Hardware, Restoration

The Story Thus Far: 2018

By Daniel Seagraves on August 22, 2019 2 Comments

Since the early 2000s, I have been working toward making or getting a Lisp Machine. The fact that I did not have any practical experience with Lisp nor had I even seen a Lisp Machine in real life did not seem important at the time. To this end I developed 3 emulators, of which 2 survived to public release.

In September of 2018, following a harrowing recovery from horrendous storage conditions, I received three Lisp Machines in very non-working condition:

Lisp Machines in the driveway

Over the next year, I repaired what I could. The keyboards were thoroughly cleaned:

From this…
…to this!

All of the cables…

They left a ring in the bathtub.

The CADR was unwrapped and cleaned…

The CADR was so rusty the plastic wrap was stained.
It was a real mess.

Despite the horrible storage conditions, the power supply had survived and was tested OK. The machine was powered on, but we found that the bus interface board has issues and the machine needs further diagnosis and repair.

The CADR processor was OK.
This is the CADR’s “power” LED shining through the Lucite backplane cover.
The microprogram counter runs when a boot is initiated…
…but there’s stuck bits when we try to diagnose why it halts.

The Lambdas were in better physical shape. Between the two, one had a dead 5V supply and the other had a failing 12V supply, so the two were combined to make one that worked.

Lambda’s power supply tray.

The diagnostics processor was powered up…

The SDU is alive!

but it failed shortly after, and my spare shortly after that. I’ve stopped trying to run the Lambda until I can diagnose what is murdering my SDUs.

Neither Lambda had a working tape drive; One had a failed power supply, the other had two bad motors. The motors from the first were swapped into the second and a working tape drive was thus created. Neither disk drive worked; One went bang when powered on and the other is an open circuit. Those will probably have to be replaced.

Thus, hardware restoration ground to a halt toward the end of 2018 as test equipment and tools were purchased and the focus shifted to software restoration.

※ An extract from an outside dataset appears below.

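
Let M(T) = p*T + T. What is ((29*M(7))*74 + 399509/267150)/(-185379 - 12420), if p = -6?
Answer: 20065236991/52842002850 ≈ 0.37972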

  1. Adrian W. Pasieka Ikane says:

    Lisp machines are back : ).

    Hello Mr Seegraves,

    I want to create a DATA CENTER based on the Lisp machines, which will be
    ultimately connected with the LEO-6G satellites using the Chaosnet
    protocols among the IOT-s.

    We need a school for the Lisp programmers:

    http://www.pressitoncloud.com/Pressiton_University_en_EN.html

    I am currently based in Poland, and this is for a reason, because we
    need to employ PROGRAMMERS, SCIENTISTS etc. who are available in Poland.

    And they are not available in the USA, where everybody wants to work for
    the Google or at the MIT etc.

    The IPO itself will take place in the USA, but we can achieve much more
    in Poland in terms of the R&D and the LEO-6G manufacturing, moving with
    a really high-tech part to work for DARPA, NASA in the United States.

    ;;————————–

    Would You know where to get the Lisp machines from, to run the LM-3 system on them?

    https://lm-3.github.io/chinual.html#General-Information

    I realize that we are talking about an “ancient” technology, we would
    upgrade everything, including the software, but to have the working
    versions make all much easier, than starting from scratch.

    Maybe You could help.

    • Bogodyne is not related to the LM-3 project. We are based in the United States, so I am not aware of any lisp machine hardware available in Poland. Our system will eventually run natively on commodity hardware, but I don’t expect to have anything releasable for at least the next six months.